Many people have lived under different influences for the bulk of their years , me included, and we all would like to think that our upbringing was of the greatest. We would like to think that our fathers and mothers would never intentionally lead us wrong but as we grow up and move out on our own we must start making decisions for ourselves. We begin experiencing the consequences of our decisions. We then discover that the things our parents taught us don't quite work favorably in the new worlds that we find ourselves entering. We come to many crossroads while on our journeys and discover that there are many more stop signs and yield signs that we were not taught how to negotiate, or perhaps we just had our ears closed.

I do not think that most parents intentionally teach their children wrong, but I think that ,unintentionally, most parents do, including me.

I do not remember ever having conversations at home with the family concerning ethics. We never talked about our purpose in life or what our responsibilities as a citizen was. We learned most of our ethics from going to church and school and just plain ole observation. Oh! lets not forget the TV.

How many people grew up this way? Most families probably were about the same.

I am not implying that my family life was hard. My father was more the bread winner and the disciplinarian. I don't remember him ever playing with me or my brother or sister. My mother on the other hand, was the greatest. We all knew she loved us. She had a humorous side, a compassionate side, and she always greeted people with a smile and respect, the basic common sense lesson 'do unto others as you would have them do unto you'. I think that if everyone could live their daily lives in this way the world would be so very much better off.

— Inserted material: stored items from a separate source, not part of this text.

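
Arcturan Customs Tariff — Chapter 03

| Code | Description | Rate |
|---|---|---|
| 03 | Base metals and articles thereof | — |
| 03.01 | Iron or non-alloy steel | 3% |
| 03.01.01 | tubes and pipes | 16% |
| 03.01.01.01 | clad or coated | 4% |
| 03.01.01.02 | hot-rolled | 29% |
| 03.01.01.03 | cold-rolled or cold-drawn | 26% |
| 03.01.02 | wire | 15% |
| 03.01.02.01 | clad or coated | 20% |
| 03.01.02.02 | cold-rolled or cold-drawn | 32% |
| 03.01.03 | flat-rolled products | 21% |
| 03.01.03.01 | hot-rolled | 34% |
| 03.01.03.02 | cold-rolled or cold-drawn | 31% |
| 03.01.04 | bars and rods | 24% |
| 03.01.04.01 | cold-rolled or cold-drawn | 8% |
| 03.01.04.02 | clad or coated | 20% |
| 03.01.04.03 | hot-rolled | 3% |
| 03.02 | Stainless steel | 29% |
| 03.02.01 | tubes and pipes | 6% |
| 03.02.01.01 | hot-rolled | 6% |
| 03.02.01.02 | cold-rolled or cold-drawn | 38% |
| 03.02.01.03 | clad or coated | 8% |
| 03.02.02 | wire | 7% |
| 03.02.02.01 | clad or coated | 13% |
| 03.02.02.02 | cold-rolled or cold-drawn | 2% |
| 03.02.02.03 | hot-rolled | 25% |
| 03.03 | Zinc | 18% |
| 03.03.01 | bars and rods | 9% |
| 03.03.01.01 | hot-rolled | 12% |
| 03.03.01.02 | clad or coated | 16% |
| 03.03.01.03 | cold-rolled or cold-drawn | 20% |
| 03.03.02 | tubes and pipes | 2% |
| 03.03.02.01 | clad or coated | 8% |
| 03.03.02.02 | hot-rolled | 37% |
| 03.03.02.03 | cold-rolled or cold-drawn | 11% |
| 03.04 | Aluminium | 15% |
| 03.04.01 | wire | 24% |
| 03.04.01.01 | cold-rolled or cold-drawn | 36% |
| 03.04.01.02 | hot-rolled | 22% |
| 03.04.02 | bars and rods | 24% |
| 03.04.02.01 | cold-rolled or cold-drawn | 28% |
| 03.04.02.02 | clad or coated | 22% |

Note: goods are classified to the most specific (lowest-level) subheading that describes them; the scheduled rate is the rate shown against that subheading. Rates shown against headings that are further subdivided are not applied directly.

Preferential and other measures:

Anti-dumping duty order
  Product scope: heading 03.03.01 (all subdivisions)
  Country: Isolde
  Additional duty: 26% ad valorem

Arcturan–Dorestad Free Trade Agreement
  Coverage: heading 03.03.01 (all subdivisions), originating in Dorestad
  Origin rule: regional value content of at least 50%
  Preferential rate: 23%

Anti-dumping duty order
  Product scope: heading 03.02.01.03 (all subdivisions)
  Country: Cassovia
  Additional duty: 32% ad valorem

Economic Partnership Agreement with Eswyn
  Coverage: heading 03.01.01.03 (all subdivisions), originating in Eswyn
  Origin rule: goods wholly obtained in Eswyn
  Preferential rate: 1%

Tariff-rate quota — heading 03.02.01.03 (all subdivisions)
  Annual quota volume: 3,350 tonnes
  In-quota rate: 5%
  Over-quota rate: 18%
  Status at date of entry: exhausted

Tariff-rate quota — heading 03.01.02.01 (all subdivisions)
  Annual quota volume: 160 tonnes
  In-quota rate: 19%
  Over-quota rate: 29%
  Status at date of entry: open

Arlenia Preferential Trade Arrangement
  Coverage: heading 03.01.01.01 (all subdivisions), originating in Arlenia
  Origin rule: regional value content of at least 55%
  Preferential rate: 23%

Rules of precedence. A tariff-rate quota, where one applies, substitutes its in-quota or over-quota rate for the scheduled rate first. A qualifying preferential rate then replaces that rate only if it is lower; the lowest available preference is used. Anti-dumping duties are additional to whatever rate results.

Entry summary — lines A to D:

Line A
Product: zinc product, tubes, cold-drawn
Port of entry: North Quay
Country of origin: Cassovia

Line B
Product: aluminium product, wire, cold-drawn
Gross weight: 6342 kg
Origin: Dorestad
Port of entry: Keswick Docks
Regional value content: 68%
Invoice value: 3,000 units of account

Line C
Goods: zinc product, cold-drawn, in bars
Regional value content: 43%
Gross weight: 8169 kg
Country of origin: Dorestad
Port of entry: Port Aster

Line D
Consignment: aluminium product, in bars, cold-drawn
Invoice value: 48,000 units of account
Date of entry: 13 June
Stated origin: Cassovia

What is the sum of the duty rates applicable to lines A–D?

95%

Line A: zinc → 03.03; tubes → 03.03.02; cold-drawn → 03.03.02.03. Scheduled 11%. No special measure applies. → 11%.
Line B: aluminium → 03.04; wire → 03.04.01; cold-drawn → 03.04.01.01. Scheduled 36%. Dorestad agreement on 03.03.01: 03.04.01.01 not covered. → 36%.
Line C: zinc → 03.03; in bars → 03.03.01; cold-drawn → 03.03.01.03. Scheduled 20%. Dorestad agreement on 03.03.01: RVC < 50%. → 20%.
Line D: aluminium → 03.04; in bars → 03.04.02; cold-drawn → 03.04.02.01. Scheduled 28%. No special measure applies. → 28%.
Sum: 11% + 36% + 20% + 28% = 95%.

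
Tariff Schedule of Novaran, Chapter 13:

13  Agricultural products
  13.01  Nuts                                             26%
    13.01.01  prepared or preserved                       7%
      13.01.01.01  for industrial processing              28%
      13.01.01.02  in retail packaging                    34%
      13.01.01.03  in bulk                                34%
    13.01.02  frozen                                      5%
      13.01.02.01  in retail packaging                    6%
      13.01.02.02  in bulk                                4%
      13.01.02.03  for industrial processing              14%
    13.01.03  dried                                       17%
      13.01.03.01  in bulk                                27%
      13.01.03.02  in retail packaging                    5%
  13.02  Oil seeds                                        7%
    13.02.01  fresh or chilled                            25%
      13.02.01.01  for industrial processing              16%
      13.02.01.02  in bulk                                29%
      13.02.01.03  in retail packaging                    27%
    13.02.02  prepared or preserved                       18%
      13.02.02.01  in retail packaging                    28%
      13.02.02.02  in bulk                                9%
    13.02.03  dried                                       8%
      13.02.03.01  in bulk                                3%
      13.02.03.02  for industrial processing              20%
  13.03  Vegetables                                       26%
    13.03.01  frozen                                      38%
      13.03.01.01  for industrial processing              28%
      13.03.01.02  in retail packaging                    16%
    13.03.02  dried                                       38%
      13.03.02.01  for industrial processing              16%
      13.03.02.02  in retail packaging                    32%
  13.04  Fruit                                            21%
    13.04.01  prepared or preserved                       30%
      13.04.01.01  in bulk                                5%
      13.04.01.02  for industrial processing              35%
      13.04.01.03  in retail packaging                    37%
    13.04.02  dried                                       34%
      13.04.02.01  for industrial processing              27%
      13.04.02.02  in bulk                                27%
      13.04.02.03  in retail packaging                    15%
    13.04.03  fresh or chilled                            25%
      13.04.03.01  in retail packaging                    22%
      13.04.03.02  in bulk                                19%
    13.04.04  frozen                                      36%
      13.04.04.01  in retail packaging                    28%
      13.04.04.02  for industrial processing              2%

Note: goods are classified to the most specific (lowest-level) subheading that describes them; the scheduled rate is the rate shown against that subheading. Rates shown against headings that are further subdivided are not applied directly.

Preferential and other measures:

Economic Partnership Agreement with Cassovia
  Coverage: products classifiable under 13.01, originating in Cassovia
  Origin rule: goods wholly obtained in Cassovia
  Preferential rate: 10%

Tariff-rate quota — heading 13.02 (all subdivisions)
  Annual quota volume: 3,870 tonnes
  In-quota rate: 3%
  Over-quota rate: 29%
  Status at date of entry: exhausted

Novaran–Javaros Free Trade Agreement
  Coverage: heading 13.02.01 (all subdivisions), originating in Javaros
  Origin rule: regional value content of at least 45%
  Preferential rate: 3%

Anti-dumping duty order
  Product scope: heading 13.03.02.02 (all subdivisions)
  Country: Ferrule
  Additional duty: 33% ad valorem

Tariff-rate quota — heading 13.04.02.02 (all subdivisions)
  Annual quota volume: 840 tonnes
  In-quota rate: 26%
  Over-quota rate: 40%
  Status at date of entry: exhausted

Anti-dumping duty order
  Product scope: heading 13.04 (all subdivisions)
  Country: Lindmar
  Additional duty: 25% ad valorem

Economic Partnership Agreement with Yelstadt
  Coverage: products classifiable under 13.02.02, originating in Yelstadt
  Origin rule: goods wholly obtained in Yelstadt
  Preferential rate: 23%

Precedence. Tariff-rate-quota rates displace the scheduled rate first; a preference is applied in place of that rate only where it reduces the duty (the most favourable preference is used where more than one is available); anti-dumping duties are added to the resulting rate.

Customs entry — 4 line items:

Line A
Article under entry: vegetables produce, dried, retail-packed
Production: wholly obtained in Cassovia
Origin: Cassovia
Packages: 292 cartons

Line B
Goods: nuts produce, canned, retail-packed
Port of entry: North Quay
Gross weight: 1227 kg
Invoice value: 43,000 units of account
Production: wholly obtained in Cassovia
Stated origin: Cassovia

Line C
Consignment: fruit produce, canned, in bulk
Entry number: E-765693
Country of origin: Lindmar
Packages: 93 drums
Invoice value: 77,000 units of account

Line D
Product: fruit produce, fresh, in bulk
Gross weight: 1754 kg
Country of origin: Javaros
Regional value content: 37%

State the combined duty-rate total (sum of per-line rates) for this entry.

91%

Line A: vegetables → 13.03; dried → 13.03.02; retail-packed → 13.03.02.02. Scheduled 32%. Cassovia agreement on 13.01: 13.03.02.02 not covered. → 32%.
Line B: nuts → 13.01; canned → 13.01.01; retail-packed → 13.01.01.02. Scheduled 34%. Cassovia agreement on 13.01: wholly obtained → 10% available; preferential 10%. → 10%.
Line C: fruit → 13.04; canned → 13.04.01; in bulk → 13.04.01.01. Scheduled 5%. anti-dumping (Lindmar, 13.04): +25%; total 5% + 25% = 30%. → 30%.
Line D: fruit → 13.04; fresh → 13.04.03; in bulk → 13.04.03.02. Scheduled 19%. Javaros agreement on 13.02.01: 13.04.03.02 not covered. → 19%.
Sum: 32% + 10% + 30% + 19% = 91%.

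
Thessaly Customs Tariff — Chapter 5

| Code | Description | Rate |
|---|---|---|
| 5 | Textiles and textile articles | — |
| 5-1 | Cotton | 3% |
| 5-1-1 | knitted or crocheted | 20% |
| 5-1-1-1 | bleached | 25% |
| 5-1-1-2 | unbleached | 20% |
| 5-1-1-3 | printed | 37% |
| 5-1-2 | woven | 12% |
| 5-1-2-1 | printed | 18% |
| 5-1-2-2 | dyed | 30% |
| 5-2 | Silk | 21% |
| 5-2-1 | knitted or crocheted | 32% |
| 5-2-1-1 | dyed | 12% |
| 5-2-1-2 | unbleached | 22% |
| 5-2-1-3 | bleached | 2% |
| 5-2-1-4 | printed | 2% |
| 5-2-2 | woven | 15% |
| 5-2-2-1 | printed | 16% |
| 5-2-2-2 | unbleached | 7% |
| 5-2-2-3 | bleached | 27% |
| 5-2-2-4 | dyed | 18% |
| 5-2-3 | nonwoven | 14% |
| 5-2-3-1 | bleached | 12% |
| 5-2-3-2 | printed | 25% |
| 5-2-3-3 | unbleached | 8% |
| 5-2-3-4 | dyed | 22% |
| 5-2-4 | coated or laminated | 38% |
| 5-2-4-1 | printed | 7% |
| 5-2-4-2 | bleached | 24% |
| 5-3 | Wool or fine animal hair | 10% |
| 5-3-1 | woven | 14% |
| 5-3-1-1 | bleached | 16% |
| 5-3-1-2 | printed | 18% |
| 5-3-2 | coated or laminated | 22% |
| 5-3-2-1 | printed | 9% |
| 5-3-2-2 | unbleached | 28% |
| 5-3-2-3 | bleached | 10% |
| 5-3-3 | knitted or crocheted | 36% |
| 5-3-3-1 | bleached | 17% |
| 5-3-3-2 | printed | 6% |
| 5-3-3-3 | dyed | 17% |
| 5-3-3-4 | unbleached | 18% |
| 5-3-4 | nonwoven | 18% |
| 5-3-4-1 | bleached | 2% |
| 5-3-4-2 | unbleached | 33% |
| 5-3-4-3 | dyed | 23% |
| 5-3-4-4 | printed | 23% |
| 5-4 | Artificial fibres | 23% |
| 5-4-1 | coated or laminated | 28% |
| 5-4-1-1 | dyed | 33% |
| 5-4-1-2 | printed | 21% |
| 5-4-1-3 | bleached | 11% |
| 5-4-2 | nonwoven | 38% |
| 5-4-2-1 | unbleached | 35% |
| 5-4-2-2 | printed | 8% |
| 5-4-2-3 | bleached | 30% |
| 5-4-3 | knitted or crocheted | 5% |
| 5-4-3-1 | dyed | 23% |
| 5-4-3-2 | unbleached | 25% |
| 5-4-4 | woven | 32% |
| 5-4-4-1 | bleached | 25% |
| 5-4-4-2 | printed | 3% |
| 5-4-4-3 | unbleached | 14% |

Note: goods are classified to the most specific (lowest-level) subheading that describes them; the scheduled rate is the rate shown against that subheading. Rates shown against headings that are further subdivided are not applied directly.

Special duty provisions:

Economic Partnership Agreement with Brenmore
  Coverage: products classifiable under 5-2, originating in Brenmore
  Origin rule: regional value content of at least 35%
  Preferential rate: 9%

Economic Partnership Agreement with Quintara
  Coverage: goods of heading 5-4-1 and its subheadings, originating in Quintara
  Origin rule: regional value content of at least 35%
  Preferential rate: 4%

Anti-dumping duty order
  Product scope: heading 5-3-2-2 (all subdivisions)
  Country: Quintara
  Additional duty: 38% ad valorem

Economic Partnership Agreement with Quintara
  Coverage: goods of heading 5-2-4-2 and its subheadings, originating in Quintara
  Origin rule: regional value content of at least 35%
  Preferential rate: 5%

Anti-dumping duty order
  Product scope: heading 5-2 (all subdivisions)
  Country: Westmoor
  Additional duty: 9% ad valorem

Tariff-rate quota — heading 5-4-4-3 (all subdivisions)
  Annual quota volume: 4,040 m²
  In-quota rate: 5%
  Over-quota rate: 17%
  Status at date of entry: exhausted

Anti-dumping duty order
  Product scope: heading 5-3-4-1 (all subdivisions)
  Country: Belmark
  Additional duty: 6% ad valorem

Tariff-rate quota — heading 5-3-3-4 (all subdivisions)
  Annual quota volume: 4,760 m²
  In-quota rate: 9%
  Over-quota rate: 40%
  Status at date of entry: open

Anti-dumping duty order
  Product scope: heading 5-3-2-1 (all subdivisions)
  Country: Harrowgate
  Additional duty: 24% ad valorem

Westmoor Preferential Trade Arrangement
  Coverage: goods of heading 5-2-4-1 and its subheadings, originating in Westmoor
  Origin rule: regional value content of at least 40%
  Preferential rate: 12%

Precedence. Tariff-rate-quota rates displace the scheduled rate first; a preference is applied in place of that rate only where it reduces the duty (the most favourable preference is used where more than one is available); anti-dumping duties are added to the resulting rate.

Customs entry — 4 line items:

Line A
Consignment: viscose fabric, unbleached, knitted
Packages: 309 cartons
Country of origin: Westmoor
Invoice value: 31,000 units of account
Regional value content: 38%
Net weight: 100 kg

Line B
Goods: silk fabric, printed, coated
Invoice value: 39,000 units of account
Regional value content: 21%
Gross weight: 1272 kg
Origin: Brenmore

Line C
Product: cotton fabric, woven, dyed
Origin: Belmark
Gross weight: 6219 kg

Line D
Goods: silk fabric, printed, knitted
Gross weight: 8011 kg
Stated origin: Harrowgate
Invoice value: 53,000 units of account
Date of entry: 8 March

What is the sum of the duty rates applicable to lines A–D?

64%

Line A: viscose → 5-4; knitted → 5-4-3; unbleached → 5-4-3-2. Scheduled 25%. Westmoor agreement on 5-2-4-1: 5-4-3-2 not covered. → 25%.
Line B: silk → 5-2; coated → 5-2-4; printed → 5-2-4-1. Scheduled 7%. Brenmore agreement on 5-2: RVC < 35%. → 7%.
Line C: cotton → 5-1; woven → 5-1-2; dyed → 5-1-2-2. Scheduled 30%. No special measure applies. → 30%.
Line D: silk → 5-2; knitted → 5-2-1; printed → 5-2-1-4. Scheduled 2%. No special measure applies. → 2%.
Sum: 25% + 7% + 30% + 2% = 64%.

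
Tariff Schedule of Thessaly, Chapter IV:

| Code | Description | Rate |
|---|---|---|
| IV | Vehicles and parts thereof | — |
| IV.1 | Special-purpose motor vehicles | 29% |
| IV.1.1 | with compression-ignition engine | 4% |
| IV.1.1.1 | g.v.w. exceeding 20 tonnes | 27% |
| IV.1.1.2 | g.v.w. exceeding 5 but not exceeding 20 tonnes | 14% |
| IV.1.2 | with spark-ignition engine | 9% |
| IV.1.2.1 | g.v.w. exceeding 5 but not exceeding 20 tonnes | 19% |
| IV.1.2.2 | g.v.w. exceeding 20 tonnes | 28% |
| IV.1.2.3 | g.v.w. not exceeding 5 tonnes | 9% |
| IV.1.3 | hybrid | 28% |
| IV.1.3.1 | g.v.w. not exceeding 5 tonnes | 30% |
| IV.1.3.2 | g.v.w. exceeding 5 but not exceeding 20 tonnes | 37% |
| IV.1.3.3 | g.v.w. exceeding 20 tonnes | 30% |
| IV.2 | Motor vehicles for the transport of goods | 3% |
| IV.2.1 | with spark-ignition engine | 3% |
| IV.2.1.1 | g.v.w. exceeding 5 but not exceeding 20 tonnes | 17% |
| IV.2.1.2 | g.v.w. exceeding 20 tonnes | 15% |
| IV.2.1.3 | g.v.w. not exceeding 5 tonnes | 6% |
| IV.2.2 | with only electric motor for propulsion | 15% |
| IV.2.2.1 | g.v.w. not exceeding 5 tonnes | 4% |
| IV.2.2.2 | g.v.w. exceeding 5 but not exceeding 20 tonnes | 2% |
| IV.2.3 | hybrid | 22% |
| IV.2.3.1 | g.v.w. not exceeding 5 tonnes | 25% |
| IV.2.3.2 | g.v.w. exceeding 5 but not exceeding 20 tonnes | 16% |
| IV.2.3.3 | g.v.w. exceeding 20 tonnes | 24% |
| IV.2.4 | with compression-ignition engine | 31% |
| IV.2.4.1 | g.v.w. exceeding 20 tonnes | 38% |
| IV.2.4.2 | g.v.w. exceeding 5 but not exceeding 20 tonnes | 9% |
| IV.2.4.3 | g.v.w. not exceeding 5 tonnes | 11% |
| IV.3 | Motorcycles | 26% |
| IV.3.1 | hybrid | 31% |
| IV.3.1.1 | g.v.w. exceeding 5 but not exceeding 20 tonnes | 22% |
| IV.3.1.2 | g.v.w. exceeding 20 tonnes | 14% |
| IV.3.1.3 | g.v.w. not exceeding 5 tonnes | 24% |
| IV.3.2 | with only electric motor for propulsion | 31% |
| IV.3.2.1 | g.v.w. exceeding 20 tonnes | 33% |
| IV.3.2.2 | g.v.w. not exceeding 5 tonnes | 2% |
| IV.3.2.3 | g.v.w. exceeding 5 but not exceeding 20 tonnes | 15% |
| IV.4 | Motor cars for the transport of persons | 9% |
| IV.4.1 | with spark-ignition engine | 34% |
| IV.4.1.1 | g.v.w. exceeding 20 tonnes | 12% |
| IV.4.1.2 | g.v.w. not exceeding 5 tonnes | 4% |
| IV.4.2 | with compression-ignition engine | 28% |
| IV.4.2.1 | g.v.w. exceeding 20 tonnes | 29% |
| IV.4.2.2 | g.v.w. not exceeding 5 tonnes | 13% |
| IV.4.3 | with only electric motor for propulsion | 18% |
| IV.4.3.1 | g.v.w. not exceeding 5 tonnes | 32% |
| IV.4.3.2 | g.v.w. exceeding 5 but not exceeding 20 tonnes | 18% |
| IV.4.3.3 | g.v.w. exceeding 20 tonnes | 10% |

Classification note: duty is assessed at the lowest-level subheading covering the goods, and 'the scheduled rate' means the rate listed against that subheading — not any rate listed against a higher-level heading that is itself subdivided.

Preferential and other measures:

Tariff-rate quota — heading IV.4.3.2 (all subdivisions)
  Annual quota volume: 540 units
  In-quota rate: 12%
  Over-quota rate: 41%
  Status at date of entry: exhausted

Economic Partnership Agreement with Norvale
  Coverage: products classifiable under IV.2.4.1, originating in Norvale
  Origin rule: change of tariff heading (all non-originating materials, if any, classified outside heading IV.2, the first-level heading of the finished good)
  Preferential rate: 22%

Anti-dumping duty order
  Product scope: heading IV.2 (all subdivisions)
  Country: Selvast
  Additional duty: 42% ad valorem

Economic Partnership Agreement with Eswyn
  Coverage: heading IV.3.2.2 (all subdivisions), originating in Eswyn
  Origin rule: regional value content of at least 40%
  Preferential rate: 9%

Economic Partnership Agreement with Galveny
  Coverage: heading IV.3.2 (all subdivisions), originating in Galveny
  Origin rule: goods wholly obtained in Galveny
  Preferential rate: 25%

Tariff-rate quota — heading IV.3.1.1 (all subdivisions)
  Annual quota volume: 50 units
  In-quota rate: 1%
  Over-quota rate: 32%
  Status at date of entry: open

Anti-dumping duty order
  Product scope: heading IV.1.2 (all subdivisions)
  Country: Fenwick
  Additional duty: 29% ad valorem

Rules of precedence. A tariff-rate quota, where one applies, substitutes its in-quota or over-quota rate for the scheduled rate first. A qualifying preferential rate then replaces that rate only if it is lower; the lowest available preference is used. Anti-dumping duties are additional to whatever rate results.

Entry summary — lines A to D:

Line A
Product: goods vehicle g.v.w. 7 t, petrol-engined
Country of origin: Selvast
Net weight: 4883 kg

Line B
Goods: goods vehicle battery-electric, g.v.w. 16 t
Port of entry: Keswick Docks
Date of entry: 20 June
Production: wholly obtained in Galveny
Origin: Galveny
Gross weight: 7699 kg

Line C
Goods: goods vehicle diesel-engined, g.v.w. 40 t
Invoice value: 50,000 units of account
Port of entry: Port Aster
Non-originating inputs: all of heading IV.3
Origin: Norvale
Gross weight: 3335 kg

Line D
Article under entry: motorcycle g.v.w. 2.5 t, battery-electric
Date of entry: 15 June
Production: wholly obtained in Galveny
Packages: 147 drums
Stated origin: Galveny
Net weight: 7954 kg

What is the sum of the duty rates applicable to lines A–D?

Line A: goods vehicle → IV.2; petrol-engined → IV.2.1; g.v.w. 7 t → IV.2.1.1. Scheduled 17%. anti-dumping (Selvast, IV.2): +42%; total 17% + 42% = 59%. → 59%.
Line B: goods vehicle → IV.2; battery-electric → IV.2.2; g.v.w. 16 t → IV.2.2.2. Scheduled 2%. Galveny agreement on IV.3.2: IV.2.2.2 not covered. → 2%.
Line C: goods vehicle → IV.2; diesel-engined → IV.2.4; g.v.w. 40 t → IV.2.4.1. Scheduled 38%. Norvale agreement on IV.2.4.1: CTH met → 22% available; preferential 22%. → 22%.
Line D: motorcycle → IV.3; battery-electric → IV.3.2; g.v.w. 2.5 t → IV.3.2.2. Scheduled 2%. Galveny agreement on IV.3.2: wholly obtained → 25% available; preference 25% not lower than 2% → no reduction. → 2%.
Sum: 59% + 2% + 22% + 2% = 85%.

85%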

I suppose all of my life experiences has something to do with my views on the death penalty. I am against the death penalty but I do not judge others that are in favor of it.

I know that under certain circumstances I would kill another person that caused me great fear for my life or the life of some other innocent person, especially a friend or family member. I'm not sure that this is justifiable. I feel as though I would feel good about saving innocent lives but I also think I would for the rest of my life toil with my act of killing. I don't think I could ever find peace of mind again.

I hope I'm not killing you kind people for reading my blogs. My wife would love editing all of my writings.